Very nice problem! We will show that taking all $a_{i}$ between $-\frac{p}{2}$ and $\frac{p}{2}$ congruent to $p \pmod 3$ makes the product a power of 3. For example, for $p = 11$, we take $\{-4,-1,2,5\}$ as the $a_{i}$ so the product becomes \[\frac{15}{4}\cdot \frac{12}{1}\cdot \frac{9}{2}\cdot \frac{6}{5}= 3^{5}.\] Note that the denominator, the product of the $|a_{i}|$, is the product of all positive integers less than $\frac{p}{2}$ that are not multiples of 3. The numerator is the product of all the multiples of 3 from $\frac{p}{2}$ to $\frac{3p}{2}$. In other words, it is a power of 3 times all the positive integers from $\frac{p}{6}$ to $\frac{p}{2}$. However, this is exactly the numerator -- for every multiple of 3 between $\frac{p}{6}$ and $\frac{p}{2}$, we can divide out all powers of 3 to get a positive integer less than $\frac{p}{6}$, and conversely, every positive integer $\frac{p}{6}$ can be matched with a multiple of 3 between $\frac{p}{6}$ and $\frac{p}{2}$. Thus, we are left with a power of 3, as desired...
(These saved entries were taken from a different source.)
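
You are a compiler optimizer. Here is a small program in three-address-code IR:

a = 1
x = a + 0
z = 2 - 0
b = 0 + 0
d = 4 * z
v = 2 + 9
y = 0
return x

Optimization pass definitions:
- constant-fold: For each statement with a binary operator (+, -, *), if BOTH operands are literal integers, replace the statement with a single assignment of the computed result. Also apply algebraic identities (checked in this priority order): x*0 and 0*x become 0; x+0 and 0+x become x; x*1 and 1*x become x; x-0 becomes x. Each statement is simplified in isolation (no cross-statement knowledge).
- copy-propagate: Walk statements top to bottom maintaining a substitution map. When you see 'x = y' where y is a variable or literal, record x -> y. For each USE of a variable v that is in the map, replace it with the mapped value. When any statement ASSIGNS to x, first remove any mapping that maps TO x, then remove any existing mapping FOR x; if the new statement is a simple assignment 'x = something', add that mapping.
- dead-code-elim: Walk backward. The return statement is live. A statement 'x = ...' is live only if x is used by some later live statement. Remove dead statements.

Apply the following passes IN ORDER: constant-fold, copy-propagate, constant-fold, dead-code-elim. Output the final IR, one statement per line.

Initial IR:
  a = 1
  x = a + 0
  z = 2 - 0
  b = 0 + 0
  d = 4 * z
  v = 2 + 9
  y = 0
  return x
After constant-fold (8 stmts):
  a = 1
  x = a
  z = 2
  b = 0
  d = 4 * z
  v = 11
  y = 0
  return x
After copy-propagate (8 stmts):
  a = 1
  x = 1
  z = 2
  b = 0
  d = 4 * 2
  v = 11
  y = 0
  return 1
After constant-fold (8 stmts):
  a = 1
  x = 1
  z = 2
  b = 0
  d = 8
  v = 11
  y = 0
  return 1
After dead-code-elim (1 stmts):
  return 1

Answer: return 1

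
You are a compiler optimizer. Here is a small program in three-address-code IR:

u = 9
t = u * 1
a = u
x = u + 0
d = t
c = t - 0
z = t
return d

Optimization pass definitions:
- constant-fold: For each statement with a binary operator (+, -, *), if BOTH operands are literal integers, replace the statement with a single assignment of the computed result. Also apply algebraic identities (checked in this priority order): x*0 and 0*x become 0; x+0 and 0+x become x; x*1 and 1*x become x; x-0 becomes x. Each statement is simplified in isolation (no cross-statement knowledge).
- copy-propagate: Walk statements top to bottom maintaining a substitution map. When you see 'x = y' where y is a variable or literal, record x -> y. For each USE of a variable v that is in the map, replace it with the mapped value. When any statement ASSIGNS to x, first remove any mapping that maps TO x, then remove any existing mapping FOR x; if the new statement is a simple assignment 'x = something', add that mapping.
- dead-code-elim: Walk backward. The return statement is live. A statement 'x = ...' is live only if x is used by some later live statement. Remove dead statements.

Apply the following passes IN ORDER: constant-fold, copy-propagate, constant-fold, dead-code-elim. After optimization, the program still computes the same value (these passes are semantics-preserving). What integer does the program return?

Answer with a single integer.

Initial IR:
  u = 9
  t = u * 1
  a = u
  x = u + 0
  d = t
  c = t - 0
  z = t
  return d
After constant-fold (8 stmts):
  u = 9
  t = u
  a = u
  x = u
  d = t
  c = t
  z = t
  return d
After copy-propagate (8 stmts):
  u = 9
  t = 9
  a = 9
  x = 9
  d = 9
  c = 9
  z = 9
  return 9
After constant-fold (8 stmts):
  u = 9
  t = 9
  a = 9
  x = 9
  d = 9
  c = 9
  z = 9
  return 9
After dead-code-elim (1 stmts):
  return 9
Evaluate:
  u = 9  =>  u = 9
  t = u * 1  =>  t = 9
  a = u  =>  a = 9
  x = u + 0  =>  x = 9
  d = t  =>  d = 9
  c = t - 0  =>  c = 9
  z = t  =>  z = 9
  return d = 9

Answer: 9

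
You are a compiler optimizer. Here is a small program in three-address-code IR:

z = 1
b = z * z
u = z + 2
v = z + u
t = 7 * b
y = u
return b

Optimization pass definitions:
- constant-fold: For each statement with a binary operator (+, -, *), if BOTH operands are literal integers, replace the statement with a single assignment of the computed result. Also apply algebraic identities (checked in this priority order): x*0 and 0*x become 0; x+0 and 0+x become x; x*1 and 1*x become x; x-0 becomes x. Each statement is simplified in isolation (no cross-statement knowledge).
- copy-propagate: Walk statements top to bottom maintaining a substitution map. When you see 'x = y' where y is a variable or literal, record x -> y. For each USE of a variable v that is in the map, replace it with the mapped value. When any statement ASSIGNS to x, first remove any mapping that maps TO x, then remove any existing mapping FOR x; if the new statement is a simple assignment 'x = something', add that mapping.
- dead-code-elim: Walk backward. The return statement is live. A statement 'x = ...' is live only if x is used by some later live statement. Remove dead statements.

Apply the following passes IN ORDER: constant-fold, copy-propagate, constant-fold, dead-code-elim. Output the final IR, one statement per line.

Initial IR:
  z = 1
  b = z * z
  u = z + 2
  v = z + u
  t = 7 * b
  y = u
  return b
After constant-fold (7 stmts):
  z = 1
  b = z * z
  u = z + 2
  v = z + u
  t = 7 * b
  y = u
  return b
After copy-propagate (7 stmts):
  z = 1
  b = 1 * 1
  u = 1 + 2
  v = 1 + u
  t = 7 * b
  y = u
  return b
After constant-fold (7 stmts):
  z = 1
  b = 1
  u = 3
  v = 1 + u
  t = 7 * b
  y = u
  return b
After dead-code-elim (2 stmts):
  b = 1
  return b

Answer: b = 1
return b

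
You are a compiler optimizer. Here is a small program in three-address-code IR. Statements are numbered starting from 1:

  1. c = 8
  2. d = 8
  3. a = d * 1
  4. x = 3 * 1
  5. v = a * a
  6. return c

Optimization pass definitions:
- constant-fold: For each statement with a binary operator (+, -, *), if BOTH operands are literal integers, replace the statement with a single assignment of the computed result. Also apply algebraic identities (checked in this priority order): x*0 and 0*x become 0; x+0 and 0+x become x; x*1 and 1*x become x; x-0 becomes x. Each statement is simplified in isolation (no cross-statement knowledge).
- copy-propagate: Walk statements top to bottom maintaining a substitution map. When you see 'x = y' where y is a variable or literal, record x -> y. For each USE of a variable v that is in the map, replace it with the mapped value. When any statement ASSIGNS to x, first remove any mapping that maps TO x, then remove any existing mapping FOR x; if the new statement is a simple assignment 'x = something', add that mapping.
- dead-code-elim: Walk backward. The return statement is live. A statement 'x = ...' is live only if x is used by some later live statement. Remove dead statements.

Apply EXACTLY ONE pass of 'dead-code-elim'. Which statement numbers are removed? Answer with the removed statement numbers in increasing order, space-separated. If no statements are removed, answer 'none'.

Answer: 2 3 4 5

Derivation:
Backward liveness scan:
Stmt 1 'c = 8': KEEP (c is live); live-in = []
Stmt 2 'd = 8': DEAD (d not in live set ['c'])
Stmt 3 'a = d * 1': DEAD (a not in live set ['c'])
Stmt 4 'x = 3 * 1': DEAD (x not in live set ['c'])
Stmt 5 'v = a * a': DEAD (v not in live set ['c'])
Stmt 6 'return c': KEEP (return); live-in = ['c']
Removed statement numbers: [2, 3, 4, 5]
Surviving IR:
  c = 8
  return c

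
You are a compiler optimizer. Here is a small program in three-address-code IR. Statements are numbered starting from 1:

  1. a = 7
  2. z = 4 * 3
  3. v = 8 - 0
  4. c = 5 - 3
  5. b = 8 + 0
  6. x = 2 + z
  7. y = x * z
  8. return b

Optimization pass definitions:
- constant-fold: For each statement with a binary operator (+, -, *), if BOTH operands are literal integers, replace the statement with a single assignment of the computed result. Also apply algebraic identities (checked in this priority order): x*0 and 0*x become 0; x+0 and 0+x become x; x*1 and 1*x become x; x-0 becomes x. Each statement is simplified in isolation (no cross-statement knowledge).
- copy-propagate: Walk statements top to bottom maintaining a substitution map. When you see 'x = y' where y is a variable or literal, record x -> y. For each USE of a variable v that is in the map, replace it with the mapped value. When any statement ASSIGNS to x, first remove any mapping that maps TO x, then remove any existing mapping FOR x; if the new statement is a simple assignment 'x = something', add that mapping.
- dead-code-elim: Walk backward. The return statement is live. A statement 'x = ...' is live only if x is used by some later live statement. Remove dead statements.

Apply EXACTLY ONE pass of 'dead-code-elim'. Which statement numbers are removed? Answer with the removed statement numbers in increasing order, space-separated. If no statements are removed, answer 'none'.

Answer: 1 2 3 4 6 7

Derivation:
Backward liveness scan:
Stmt 1 'a = 7': DEAD (a not in live set [])
Stmt 2 'z = 4 * 3': DEAD (z not in live set [])
Stmt 3 'v = 8 - 0': DEAD (v not in live set [])
Stmt 4 'c = 5 - 3': DEAD (c not in live set [])
Stmt 5 'b = 8 + 0': KEEP (b is live); live-in = []
Stmt 6 'x = 2 + z': DEAD (x not in live set ['b'])
Stmt 7 'y = x * z': DEAD (y not in live set ['b'])
Stmt 8 'return b': KEEP (return); live-in = ['b']
Removed statement numbers: [1, 2, 3, 4, 6, 7]
Surviving IR:
  b = 8 + 0
  return b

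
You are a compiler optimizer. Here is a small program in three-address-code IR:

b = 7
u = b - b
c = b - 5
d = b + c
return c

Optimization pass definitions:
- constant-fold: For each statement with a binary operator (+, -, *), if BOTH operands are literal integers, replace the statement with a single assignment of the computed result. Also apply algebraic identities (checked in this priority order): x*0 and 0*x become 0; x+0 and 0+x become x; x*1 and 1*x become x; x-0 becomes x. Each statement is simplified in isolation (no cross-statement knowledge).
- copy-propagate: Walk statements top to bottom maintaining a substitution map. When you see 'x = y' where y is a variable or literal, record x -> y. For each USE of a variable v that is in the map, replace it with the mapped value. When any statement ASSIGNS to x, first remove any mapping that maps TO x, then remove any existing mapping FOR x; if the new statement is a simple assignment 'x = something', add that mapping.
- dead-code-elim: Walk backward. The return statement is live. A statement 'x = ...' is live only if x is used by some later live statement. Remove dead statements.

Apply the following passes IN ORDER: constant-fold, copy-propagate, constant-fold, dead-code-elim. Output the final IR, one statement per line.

Answer: c = 2
return c

Derivation:
Initial IR:
  b = 7
  u = b - b
  c = b - 5
  d = b + c
  return c
After constant-fold (5 stmts):
  b = 7
  u = b - b
  c = b - 5
  d = b + c
  return c
After copy-propagate (5 stmts):
  b = 7
  u = 7 - 7
  c = 7 - 5
  d = 7 + c
  return c
After constant-fold (5 stmts):
  b = 7
  u = 0
  c = 2
  d = 7 + c
  return c
After dead-code-elim (2 stmts):
  c = 2
  return c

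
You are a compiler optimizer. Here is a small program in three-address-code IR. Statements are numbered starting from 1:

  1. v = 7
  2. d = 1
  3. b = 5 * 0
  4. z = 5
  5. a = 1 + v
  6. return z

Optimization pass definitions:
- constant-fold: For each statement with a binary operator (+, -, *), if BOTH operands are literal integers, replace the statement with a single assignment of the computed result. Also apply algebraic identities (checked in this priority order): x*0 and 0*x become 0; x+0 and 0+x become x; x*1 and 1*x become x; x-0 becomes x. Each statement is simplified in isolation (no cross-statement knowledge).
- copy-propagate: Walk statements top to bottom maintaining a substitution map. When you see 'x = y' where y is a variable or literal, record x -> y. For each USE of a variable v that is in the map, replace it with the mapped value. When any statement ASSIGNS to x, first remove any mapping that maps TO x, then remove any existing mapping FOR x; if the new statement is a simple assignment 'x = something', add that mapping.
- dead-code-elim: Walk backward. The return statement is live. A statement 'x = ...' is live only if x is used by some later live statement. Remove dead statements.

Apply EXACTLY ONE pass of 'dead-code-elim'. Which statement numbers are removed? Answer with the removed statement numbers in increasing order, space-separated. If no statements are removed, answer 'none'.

Backward liveness scan:
Stmt 1 'v = 7': DEAD (v not in live set [])
Stmt 2 'd = 1': DEAD (d not in live set [])
Stmt 3 'b = 5 * 0': DEAD (b not in live set [])
Stmt 4 'z = 5': KEEP (z is live); live-in = []
Stmt 5 'a = 1 + v': DEAD (a not in live set ['z'])
Stmt 6 'return z': KEEP (return); live-in = ['z']
Removed statement numbers: [1, 2, 3, 5]
Surviving IR:
  z = 5
  return z

Answer: 1 2 3 5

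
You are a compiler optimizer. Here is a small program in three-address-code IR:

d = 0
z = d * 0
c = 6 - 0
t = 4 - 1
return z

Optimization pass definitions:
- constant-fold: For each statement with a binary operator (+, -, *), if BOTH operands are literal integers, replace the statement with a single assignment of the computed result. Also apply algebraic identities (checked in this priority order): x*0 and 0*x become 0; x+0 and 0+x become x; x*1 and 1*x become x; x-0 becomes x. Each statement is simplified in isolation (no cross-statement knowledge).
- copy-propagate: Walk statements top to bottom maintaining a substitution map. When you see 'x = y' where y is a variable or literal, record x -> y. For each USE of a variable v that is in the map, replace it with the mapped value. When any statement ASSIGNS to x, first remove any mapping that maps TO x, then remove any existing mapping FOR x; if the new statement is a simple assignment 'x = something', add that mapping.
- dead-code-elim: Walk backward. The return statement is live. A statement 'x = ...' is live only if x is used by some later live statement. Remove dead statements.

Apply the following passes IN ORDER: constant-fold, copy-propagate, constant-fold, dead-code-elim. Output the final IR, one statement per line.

Initial IR:
  d = 0
  z = d * 0
  c = 6 - 0
  t = 4 - 1
  return z
After constant-fold (5 stmts):
  d = 0
  z = 0
  c = 6
  t = 3
  return z
After copy-propagate (5 stmts):
  d = 0
  z = 0
  c = 6
  t = 3
  return 0
After constant-fold (5 stmts):
  d = 0
  z = 0
  c = 6
  t = 3
  return 0
After dead-code-elim (1 stmts):
  return 0

Answer: return 0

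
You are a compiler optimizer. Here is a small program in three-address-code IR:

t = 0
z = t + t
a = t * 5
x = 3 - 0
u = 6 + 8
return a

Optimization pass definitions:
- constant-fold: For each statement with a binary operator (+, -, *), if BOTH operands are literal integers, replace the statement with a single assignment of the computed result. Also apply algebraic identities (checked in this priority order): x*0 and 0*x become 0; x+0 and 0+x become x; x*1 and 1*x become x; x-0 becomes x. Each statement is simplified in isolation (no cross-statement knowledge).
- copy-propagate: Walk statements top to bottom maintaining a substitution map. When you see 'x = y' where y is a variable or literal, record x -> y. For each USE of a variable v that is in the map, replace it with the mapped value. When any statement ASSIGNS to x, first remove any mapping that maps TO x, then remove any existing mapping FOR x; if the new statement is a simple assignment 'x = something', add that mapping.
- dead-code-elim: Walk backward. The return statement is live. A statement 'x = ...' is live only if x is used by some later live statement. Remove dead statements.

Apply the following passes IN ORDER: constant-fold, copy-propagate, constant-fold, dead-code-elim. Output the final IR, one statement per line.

Initial IR:
  t = 0
  z = t + t
  a = t * 5
  x = 3 - 0
  u = 6 + 8
  return a
After constant-fold (6 stmts):
  t = 0
  z = t + t
  a = t * 5
  x = 3
  u = 14
  return a
After copy-propagate (6 stmts):
  t = 0
  z = 0 + 0
  a = 0 * 5
  x = 3
  u = 14
  return a
After constant-fold (6 stmts):
  t = 0
  z = 0
  a = 0
  x = 3
  u = 14
  return a
After dead-code-elim (2 stmts):
  a = 0
  return a

Answer: a = 0
return a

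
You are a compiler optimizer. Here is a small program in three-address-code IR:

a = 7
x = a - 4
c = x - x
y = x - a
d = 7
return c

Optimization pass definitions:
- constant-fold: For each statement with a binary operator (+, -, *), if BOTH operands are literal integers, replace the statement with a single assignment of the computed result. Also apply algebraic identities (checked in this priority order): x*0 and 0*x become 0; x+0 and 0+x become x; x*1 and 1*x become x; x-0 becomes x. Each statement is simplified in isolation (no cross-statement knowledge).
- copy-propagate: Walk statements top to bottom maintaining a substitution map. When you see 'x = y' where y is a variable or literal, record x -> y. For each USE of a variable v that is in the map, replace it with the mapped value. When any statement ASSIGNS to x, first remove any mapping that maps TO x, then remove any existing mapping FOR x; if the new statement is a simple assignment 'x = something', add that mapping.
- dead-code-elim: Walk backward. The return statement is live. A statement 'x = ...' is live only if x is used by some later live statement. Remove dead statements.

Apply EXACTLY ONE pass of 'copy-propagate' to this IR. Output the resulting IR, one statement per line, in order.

Answer: a = 7
x = 7 - 4
c = x - x
y = x - 7
d = 7
return c

Derivation:
Applying copy-propagate statement-by-statement:
  [1] a = 7  (unchanged)
  [2] x = a - 4  -> x = 7 - 4
  [3] c = x - x  (unchanged)
  [4] y = x - a  -> y = x - 7
  [5] d = 7  (unchanged)
  [6] return c  (unchanged)
Result (6 stmts):
  a = 7
  x = 7 - 4
  c = x - x
  y = x - 7
  d = 7
  return c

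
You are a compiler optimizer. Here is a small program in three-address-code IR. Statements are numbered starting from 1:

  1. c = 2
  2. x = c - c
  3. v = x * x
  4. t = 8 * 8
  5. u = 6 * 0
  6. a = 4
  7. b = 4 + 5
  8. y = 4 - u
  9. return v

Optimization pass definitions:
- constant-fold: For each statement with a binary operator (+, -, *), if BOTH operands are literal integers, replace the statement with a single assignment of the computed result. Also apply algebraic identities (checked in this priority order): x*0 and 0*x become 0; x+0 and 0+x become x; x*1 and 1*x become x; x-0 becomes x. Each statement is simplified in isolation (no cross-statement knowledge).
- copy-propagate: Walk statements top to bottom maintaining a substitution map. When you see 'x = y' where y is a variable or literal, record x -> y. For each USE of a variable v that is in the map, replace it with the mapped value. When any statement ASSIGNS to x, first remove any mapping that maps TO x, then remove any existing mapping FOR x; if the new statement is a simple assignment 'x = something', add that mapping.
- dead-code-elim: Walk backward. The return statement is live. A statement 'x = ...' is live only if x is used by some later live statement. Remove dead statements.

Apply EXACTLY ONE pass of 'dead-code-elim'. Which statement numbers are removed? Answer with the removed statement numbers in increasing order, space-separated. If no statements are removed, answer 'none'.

Answer: 4 5 6 7 8

Derivation:
Backward liveness scan:
Stmt 1 'c = 2': KEEP (c is live); live-in = []
Stmt 2 'x = c - c': KEEP (x is live); live-in = ['c']
Stmt 3 'v = x * x': KEEP (v is live); live-in = ['x']
Stmt 4 't = 8 * 8': DEAD (t not in live set ['v'])
Stmt 5 'u = 6 * 0': DEAD (u not in live set ['v'])
Stmt 6 'a = 4': DEAD (a not in live set ['v'])
Stmt 7 'b = 4 + 5': DEAD (b not in live set ['v'])
Stmt 8 'y = 4 - u': DEAD (y not in live set ['v'])
Stmt 9 'return v': KEEP (return); live-in = ['v']
Removed statement numbers: [4, 5, 6, 7, 8]
Surviving IR:
  c = 2
  x = c - c
  v = x * x
  return v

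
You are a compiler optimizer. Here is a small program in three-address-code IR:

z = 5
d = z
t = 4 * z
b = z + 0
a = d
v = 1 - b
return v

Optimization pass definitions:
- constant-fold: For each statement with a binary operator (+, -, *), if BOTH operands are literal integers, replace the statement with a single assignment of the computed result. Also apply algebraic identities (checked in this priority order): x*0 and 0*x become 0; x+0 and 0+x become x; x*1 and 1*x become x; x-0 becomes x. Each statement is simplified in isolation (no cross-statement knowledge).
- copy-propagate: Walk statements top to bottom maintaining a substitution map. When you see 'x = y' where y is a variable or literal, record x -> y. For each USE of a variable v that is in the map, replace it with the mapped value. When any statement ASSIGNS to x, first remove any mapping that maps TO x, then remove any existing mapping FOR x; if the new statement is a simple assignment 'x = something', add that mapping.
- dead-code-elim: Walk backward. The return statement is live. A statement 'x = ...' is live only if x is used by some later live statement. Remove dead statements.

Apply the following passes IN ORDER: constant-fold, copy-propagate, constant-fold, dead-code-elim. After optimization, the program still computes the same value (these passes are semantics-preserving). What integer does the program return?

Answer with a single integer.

Initial IR:
  z = 5
  d = z
  t = 4 * z
  b = z + 0
  a = d
  v = 1 - b
  return v
After constant-fold (7 stmts):
  z = 5
  d = z
  t = 4 * z
  b = z
  a = d
  v = 1 - b
  return v
After copy-propagate (7 stmts):
  z = 5
  d = 5
  t = 4 * 5
  b = 5
  a = 5
  v = 1 - 5
  return v
After constant-fold (7 stmts):
  z = 5
  d = 5
  t = 20
  b = 5
  a = 5
  v = -4
  return v
After dead-code-elim (2 stmts):
  v = -4
  return v
Evaluate:
  z = 5  =>  z = 5
  d = z  =>  d = 5
  t = 4 * z  =>  t = 20
  b = z + 0  =>  b = 5
  a = d  =>  a = 5
  v = 1 - b  =>  v = -4
  return v = -4

Answer: -4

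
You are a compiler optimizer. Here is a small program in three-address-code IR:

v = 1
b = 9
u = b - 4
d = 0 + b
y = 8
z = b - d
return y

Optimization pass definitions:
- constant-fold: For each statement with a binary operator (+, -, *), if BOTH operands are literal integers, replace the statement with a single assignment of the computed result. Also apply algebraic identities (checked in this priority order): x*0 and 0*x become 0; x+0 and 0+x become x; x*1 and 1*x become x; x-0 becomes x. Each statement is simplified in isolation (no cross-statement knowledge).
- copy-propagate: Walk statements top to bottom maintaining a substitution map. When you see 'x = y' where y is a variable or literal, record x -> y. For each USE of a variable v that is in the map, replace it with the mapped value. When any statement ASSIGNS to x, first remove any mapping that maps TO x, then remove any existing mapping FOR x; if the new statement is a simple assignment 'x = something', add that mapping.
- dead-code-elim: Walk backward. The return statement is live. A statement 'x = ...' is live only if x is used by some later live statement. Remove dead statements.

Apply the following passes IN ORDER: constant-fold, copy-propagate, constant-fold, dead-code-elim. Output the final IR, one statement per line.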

A different solution: We will construct $a_i$ recursively. Define $b_0 = 1$. Now having defined $b_i$, choose a $a_{i+1} \in \left( \frac{-p}{2} , \frac{p}{2} \right)$ such that $\frac{p-a_{i+1}}{b_0}$ is a power of $3$ (it is easy to see such a $a_{i+1}$ exists, by looking at $b_i,3\cdot b_i,3^2 \cdot b_i,\ldots$) and define $b_{i+1} = a_{i+1}$. By induction we have that $$\prod_{j=1}^{i+1} \frac{p-a_j}{|a_j|} = \frac{\text{power of }3}{b_{i+1}}$$Now by PHP, we will have $b_m = b_n$ for some $m < n$. But then $$\prod_{j=m+1}^n \frac{p-a_j}{|a_j|} = \text{power of }3 $$So we are done. $\blacksquare$